Despite efforts by former President Barack Obama and Democrats in Congress, the gun control discussion following the Sandy Hook Massacre resulted in no significant legislative changes. The sentiment can be best summed up in a comment from English columnist Daniel Pearce Jackson Hodges: “In retrospect, Sandy Hook marked the end of the US gun control debate. Once America decided killing children was bearable, it was over.”
While many political issues can feel out-of-touch to the wider public, gun violence is felt by nearly all – especially the youth of the country. I can clearly remember teachers in the weeks following the Sandy Hook shooting putting tape over all classroom windows, checking and double-checking to ensure that all doors were locked. Students practiced numerous lockdown drills, and schools added various bulletproof fortifications around campus. These are simply not experiences that students and teachers in a developed country should be forced to undergo.
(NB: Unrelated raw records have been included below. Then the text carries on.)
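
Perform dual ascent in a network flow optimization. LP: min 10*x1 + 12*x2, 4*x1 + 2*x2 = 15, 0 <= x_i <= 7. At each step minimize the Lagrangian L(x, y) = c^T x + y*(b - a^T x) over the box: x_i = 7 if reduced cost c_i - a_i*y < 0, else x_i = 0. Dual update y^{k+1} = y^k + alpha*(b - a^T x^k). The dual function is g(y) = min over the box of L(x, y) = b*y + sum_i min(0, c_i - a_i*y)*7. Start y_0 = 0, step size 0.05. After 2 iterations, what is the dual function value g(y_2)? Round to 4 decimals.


Dual ascent for LP: min 10*x1 + 12*x2, 4*x1 + 2*x2 = 15, 0 <= x_i <= 7
Step 1: y^k = 0.0, reduced costs: (10.0, 12.0)
  x^k = (0.0, 0.0), subgradient = b - a^T x = 15.0
  y^{k+1} = 0.0 + 0.05*15.0 = 0.75
Step 2: y^k = 0.75, reduced costs: (7.0, 10.5)
  x^k = (0.0, 0.0), subgradient = b - a^T x = 15.0
  y^{k+1} = 0.75 + 0.05*15.0 = 1.5
Dual objective at y_2 = 1.5: reduced costs (4.0, 9.0), box minimizer x = (0.0, 0.0)
g(y_2) = b*y + (c1 - a1*y)*x1 + (c2 - a2*y)*x2 = 15*1.5 + 4.0*0.0 + 9.0*0.0 = 22.5 + 0.0 + 0.0 = 22.5


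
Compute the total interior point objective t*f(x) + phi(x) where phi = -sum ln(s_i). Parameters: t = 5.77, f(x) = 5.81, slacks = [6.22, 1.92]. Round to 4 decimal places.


Step 1: Compute log-barrier.
ln values: [1.8278, 0.6523]
phi = -(1.8278 + 0.6523) = -2.4801
Step 2: Compute augmented objective.
t*f(x) = 5.77*5.81 = 33.5237
Total = 33.5237 - 2.4801 = 31.0436


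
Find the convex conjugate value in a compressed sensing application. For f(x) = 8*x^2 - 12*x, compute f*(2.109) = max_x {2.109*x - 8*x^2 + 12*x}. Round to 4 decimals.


f*(y) = sup_x {y*x - a*x^2 - b*x} = sup_x {(y-b)*x - a*x^2}
FOC: (y - b) - 2a*x = 0 => x* = (y - b)/(2a)
x* = (2.109 + 12)/(2*8) = 0.8818
f*(2.109) = (y-b)^2/(4a) = (2.109 + 12)^2/(4*8)
= 199.0639/32 = 6.2207


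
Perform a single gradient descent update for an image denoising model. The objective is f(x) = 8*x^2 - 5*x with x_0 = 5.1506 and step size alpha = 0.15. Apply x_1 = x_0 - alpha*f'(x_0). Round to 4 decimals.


We compute the gradient at x_0 and apply the update.
f'(x) = 16*x - 5
f'(5.1506) = 16*5.1506 - 5 = 77.4096
x_1 = 5.1506 - 0.15*77.4096 = -6.4608


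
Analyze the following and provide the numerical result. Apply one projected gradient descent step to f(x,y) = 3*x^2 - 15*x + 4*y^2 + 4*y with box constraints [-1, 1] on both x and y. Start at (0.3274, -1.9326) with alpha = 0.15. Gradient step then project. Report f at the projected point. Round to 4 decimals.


Step 1: Compute gradient at (0.3274, -1.9326).
grad_x = 2*3*0.3274 - 15 = -13.0356
grad_y = 2*4*-1.9326 + 4 = -11.4608
Step 2: Gradient step.
x_raw = 0.3274 - 0.15*-13.0356 = 2.2827
y_raw = -1.9326 - 0.15*-11.4608 = -0.2135
Step 3: Project onto [-1, 1].
x_proj = clip(2.2827) = 1.0
y_proj = clip(-0.2135) = -0.2135
Step 4: Evaluate f.
f(1.0, -0.2135) = -12.6716


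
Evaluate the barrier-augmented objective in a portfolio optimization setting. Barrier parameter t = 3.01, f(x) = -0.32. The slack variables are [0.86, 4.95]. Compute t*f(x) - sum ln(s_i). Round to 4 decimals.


Step 1: Compute log-barrier.
ln values: [-0.1508, 1.5994]
phi = -(-0.1508 + 1.5994) = -1.4486
Step 2: Compute augmented objective.
t*f(x) = 3.01*-0.32 = -0.9632
Total = -0.9632 - 1.4486 = -2.4118


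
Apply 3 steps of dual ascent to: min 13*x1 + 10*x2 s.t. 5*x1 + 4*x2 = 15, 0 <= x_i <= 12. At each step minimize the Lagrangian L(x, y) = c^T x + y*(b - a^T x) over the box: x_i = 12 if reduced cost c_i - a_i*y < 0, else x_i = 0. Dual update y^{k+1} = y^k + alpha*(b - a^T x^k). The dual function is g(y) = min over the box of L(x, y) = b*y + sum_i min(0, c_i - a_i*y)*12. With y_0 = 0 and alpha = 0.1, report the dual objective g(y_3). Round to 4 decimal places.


Dual ascent for LP: min 13*x1 + 10*x2, 5*x1 + 4*x2 = 15, 0 <= x_i <= 12
Step 1: y^k = 0.0, reduced costs: (13.0, 10.0)
  x^k = (0.0, 0.0), subgradient = b - a^T x = 15.0
  y^{k+1} = 0.0 + 0.1*15.0 = 1.5
Step 2: y^k = 1.5, reduced costs: (5.5, 4.0)
  x^k = (0.0, 0.0), subgradient = b - a^T x = 15.0
  y^{k+1} = 1.5 + 0.1*15.0 = 3.0
Step 3: y^k = 3.0, reduced costs: (-2.0, -2.0)
  x^k = (12.0, 12.0), subgradient = b - a^T x = -93.0
  y^{k+1} = 3.0 + 0.1*-93.0 = -6.3
Dual objective at y_3 = -6.3: reduced costs (44.5, 35.2), box minimizer x = (0.0, 0.0)
g(y_3) = b*y + (c1 - a1*y)*x1 + (c2 - a2*y)*x2 = 15*(-6.3) + 44.5*0.0 + 35.2*0.0 = -94.5 + 0.0 + 0.0 = -94.5


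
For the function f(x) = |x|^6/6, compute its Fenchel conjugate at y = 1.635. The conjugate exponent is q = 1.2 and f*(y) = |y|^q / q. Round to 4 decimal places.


The conjugate exponent q satisfies 1/p + 1/q = 1.
p = 6, so q = 6/(6 - 1) = 1.2
|y|^q = 1.635^1.2 = 1.8039
f*(1.635) = 1.8039 / 1.2 = 1.5033


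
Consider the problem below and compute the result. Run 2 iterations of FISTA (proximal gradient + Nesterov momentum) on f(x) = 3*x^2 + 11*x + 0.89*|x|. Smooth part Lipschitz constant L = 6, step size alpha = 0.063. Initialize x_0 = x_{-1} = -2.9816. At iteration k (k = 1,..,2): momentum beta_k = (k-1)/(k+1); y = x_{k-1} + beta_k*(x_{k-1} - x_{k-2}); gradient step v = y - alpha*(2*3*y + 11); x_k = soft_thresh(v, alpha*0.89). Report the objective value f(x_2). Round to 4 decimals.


FISTA on f(x) = 3*x^2 + 11*x + 0.89*|x|
L = 6, alpha = 0.063
Iteration 1: beta = 0.0, y = -2.9816 + 0.0*(-2.9816 + 2.9816) = -2.9816
  grad(y) = -6.8896, v = y - alpha*grad = -2.5476
  prox(v) = soft_thresh(-2.5476, 0.0561) = -2.4915
Iteration 2: beta = 0.3333, y = -2.4915 + 0.3333*(-2.4915 + 2.9816) = -2.3281
  grad(y) = -2.9687, v = y - alpha*grad = -2.1411
  prox(v) = soft_thresh(-2.1411, 0.0561) = -2.085
f(x_2) = 3*(-2.085)^2 + 11*(-2.085) + 0.89*|-2.085| = -8.0376


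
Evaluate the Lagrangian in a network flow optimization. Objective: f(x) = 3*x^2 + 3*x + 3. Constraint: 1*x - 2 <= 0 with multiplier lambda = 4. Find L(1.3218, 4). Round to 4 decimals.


Step 1: Evaluate f(x).
f(1.3218) = 3*1.3218^2 + 3*1.3218 + 3 = 12.2069
Step 2: Evaluate g(x).
g(1.3218) = 1*1.3218 - 2 = -0.6782
Step 3: Compute Lagrangian.
L = 12.2069 + 4*-0.6782 = 9.4941


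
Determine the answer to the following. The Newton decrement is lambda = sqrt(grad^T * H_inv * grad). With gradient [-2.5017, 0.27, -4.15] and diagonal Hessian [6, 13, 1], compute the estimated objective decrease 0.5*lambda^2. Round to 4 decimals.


Step 1: H is diagonal, so H^(-1) * g = [-0.417, 0.0208, -4.15].
Step 2: g^T H^(-1) g = sum_i g_i^2 / H_ii
  = (-2.5017)^2/6 + (0.27)^2/13 + (-4.15)^2/1
  = 1.0431 + 0.0056 + 17.2225 = 18.2712
Step 3: Objective decrease = 0.5 * g^T H^(-1) g = 9.1356


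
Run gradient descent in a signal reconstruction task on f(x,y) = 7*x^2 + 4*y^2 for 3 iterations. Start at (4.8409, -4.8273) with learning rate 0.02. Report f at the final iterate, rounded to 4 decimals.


Gradient descent on f(x,y) = 7*x^2 + 4*y^2.
Starting point: (4.8409, -4.8273), alpha = 0.02
Step 1: grad_x = 2*7*4.8409 = 67.7726, grad_y = 2*4*-4.8273 = -38.6184
  x_1 = 4.8409 - 0.02*67.7726 = 3.4854
  y_1 = -4.8273 - 0.02*-38.6184 = -4.0549
Step 2: grad_x = 2*7*3.4854 = 48.7963, grad_y = 2*4*-4.0549 = -32.4395
  x_2 = 3.4854 - 0.02*48.7963 = 2.5095
  y_2 = -4.0549 - 0.02*-32.4395 = -3.4061
Step 3: grad_x = 2*7*2.5095 = 35.1333, grad_y = 2*4*-3.4061 = -27.2491
  x_3 = 2.5095 - 0.02*35.1333 = 1.8069
  y_3 = -3.4061 - 0.02*-27.2491 = -2.8612
f(1.8069, -2.8612) = 7*1.8069^2 + 4*(-2.8612)^2 = 55.5981


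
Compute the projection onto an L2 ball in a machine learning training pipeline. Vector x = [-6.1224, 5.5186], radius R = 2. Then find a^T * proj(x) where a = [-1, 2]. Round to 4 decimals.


Step 1: Compute ||x|| (intermediates to 6 decimals).
||x|| = sqrt((-6.1224)^2 + 5.5186^2) = 8.242495
Step 2: Project.
Since ||x|| > R, scale = R/||x|| = 2/8.242495 = 0.242645, proj(x) = scale * x
proj(x) = [-1.48557, 1.339061]
Step 3: Dot product.
a^T * proj(x) = -1*(-1.48557) + 2*1.339061 = 4.1637


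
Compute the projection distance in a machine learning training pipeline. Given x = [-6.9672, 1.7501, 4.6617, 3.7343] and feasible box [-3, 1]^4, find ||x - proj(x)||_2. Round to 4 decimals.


Project each component onto [-3, 1].
clip(-6.9672) = -3.0, clip(1.7501) = 1.0, clip(4.6617) = 1.0, clip(3.7343) = 1.0
Projection = [-3.0, 1.0, 1.0, 1.0]
Squared diffs: [15.7387, 0.5627, 13.408, 7.4764]
Distance = sqrt(37.1858) = 6.098


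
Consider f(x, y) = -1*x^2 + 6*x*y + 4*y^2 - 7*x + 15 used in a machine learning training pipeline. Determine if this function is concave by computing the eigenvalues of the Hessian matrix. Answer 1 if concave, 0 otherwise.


The Hessian of f(x,y) = -1*x^2 + 6*x*y + 4*y^2 - 7*x + 15 is:
H = [[-2, 6], [6, 8]]
Trace = -2 + 8 = 6
Determinant = -2*8 - (6)^2 = -52
Discriminant = (6)^2 - 4*-52 = 244.0
Eigenvalues: lambda_1 = -4.8102, lambda_2 = 10.8102
The function is not concave.

0


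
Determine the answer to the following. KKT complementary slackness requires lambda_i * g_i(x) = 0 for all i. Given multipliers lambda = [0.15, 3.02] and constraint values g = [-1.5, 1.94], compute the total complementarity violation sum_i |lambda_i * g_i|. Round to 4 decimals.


KKT complementary slackness check:
lambda_1 * g_1 = 0.15 * -1.5 = -0.225
lambda_2 * g_2 = 3.02 * 1.94 = 5.8588
Total violation = 0.225 + 5.8588 = 6.0838


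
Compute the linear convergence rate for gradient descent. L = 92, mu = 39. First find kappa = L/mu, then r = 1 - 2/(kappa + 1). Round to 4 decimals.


Step 1: Compute the condition number.
kappa = L/mu = 92/39 = 2.359
Step 2: Compute the convergence rate.
r = 1 - 2/(kappa + 1) = 1 - 2*mu/(L + mu) = (L - mu)/(L + mu) = 53/131 = 0.4046


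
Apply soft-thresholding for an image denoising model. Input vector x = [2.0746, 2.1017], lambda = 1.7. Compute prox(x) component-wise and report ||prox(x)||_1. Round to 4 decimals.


Soft-thresholding with lambda = 1.7:
prox(2.0746) = sign(2.0746)*max(|2.0746| - 1.7, 0) = 0.3746
prox(2.1017) = sign(2.1017)*max(|2.1017| - 1.7, 0) = 0.4017
prox(x) = [0.3746, 0.4017]
||prox(x)||_1 = 0.3746 + 0.4017 = 0.7763


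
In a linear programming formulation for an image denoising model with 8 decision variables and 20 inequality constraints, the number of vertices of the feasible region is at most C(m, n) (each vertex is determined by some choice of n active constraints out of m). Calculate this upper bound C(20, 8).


Each vertex corresponds to some choice of n active constraints out of m, so the number of vertices is at most C(m, n) = m! / (n!(m-n)!).
m = 20, n = 8
Numerator: 20 * 19 * 18 * 17 * 16 * 15 * 14 * 13
Denominator: 8! = 40320
C(20, 8) = 125970


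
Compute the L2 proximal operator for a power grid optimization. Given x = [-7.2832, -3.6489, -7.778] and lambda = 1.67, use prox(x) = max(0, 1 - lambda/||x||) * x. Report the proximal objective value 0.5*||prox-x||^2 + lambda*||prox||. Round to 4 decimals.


Step 1: Compute ||x||.
||x|| = 11.2631
Step 2: Compute scaling factor.
scale = max(0, 1 - 1.67/11.2631) = 0.8517
Step 3: prox(x) = [-6.2033, -3.1079, -6.6247]
||prox(x)|| = 9.5931
Step 4: Proximal objective.
0.5*||prox-x||^2 = 1.3945
lambda*||prox|| = 16.0205
Total = 17.4149


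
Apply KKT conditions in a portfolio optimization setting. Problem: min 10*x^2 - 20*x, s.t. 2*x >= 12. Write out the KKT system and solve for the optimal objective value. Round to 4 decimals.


Step 1: Try lambda = 0 (constraint inactive).
x_unc = 20/(2*10) = 1.0
Check: 2*1.0 = 2.0 < 12 -- violated!
Step 2: Constraint must be active: 2*x = 12
x* = 12/2 = 6.0
lambda = (2*10*6.0 - 20)/2 = 50.0
Step 3: Compute optimal value.
f(x*) = 10*6.0^2 - 20*6.0 = 240.0


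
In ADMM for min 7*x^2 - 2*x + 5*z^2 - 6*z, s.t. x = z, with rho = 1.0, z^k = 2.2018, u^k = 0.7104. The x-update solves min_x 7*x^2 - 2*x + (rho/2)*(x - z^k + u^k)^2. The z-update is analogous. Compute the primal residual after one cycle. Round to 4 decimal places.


ADMM iteration with rho = 1.0, z^k = 2.2018, u^k = 0.7104
Step 1: x-update.
Minimize 7*x^2 - 2*x + (1.0/2)*(x - 2.2018 + 0.7104)^2
FOC: (2*7 + 1.0)*x = 2 + 1.0*(2.2018 - 0.7104)
x^{k+1} = 0.2328
Step 2: z-update.
Minimize 5*z^2 - 6*z + (1.0/2)*(0.2328 - z + 0.7104)^2
FOC: (2*5 + 1.0)*z = 6 + 1.0*(0.2328 + 0.7104)
z^{k+1} = 0.6312
Step 3: u-update.
u^{k+1} = 0.7104 + 0.2328 - 0.6312 = 0.312
Step 4: Primal residual = |0.2328 - 0.6312| = 0.3984


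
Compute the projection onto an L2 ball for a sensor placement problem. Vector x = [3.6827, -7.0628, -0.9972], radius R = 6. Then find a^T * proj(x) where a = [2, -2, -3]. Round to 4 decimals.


Step 1: Compute ||x|| (intermediates to 6 decimals).
||x|| = sqrt(3.6827^2 + (-7.0628)^2 + (-0.9972)^2) = 8.027442
Step 2: Project.
Since ||x|| > R, scale = R/||x|| = 6/8.027442 = 0.747436, proj(x) = scale * x
proj(x) = [2.752583, -5.278991, -0.745343]
Step 3: Dot product.
a^T * proj(x) = 2*2.752583 - 2*(-5.278991) - 3*(-0.745343) = 18.2992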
I am not naïve enough to believe that certain gun control measures will prevent all gun violence. But those who witnessed the violence towards the nation’s youth at Sandy Hook and refuse to do anything are despicable. It is such a painful experience to have to risk one’s life to attend classes – a painful experience that happens in so few other developed countries.
Turning such powerful emotion into concrete policy is straightforward. The system for background checks must be strengthened and loopholes for purchase without background checks – such as gun shows – must be eliminated. While the freeze to federally fund research gun violence was ended in 2021, more federal money must be allocated for this research. And progress, although minimal, has occurred in the years following the shooting. For example, the Trump Administration took a powerful step to ban the purchase of bump stocks.
President Biden has not done enough to pass comprehensive gun control legislation to benefit the American people; when he has attempted to, resistance from Independent and Republican members of Congress has halted any meaningful progress. Most recently, the father of one of the students murdered in the Parkland shooting, scaled a crane near the White House to bring greater attention to gun violence and to blame President Biden for the lack of any such gun control legislation.
In the rare instances that the Biden administration has undertaken powerful measures to prevent gun violence, they have faced hardened opposition. The president appointed longtime special agent of the Bureau of Alcohol, Tobacco, and Firearms David Chipman to be the director of the organization. In the department, Chipman worked as an advocate for banning assault weapons; he himself received a Bachelor of Science in Justice from American Studies. Yet, opposition from firearms organizations like the NRA and the politicians who are funded by these organizations caused President Biden to withdraw the nomination.
But there remains a great deal of hope in the movement for gun control legislation. The youth of this country serve as powerful leaders in a movement to provide solutions for gun violence. Powerful, youth-led organizations such as March for Our Lives, Students Demand Action, and Sandy Hook Promise continue to fight for progressive change and to end the horrific amounts of gun violence in the United States.
It is so disappointing that nearly ten years after the Sandy Hook Massacre and upon a conclusion to the lawsuit, so little has changed in the area of gun control.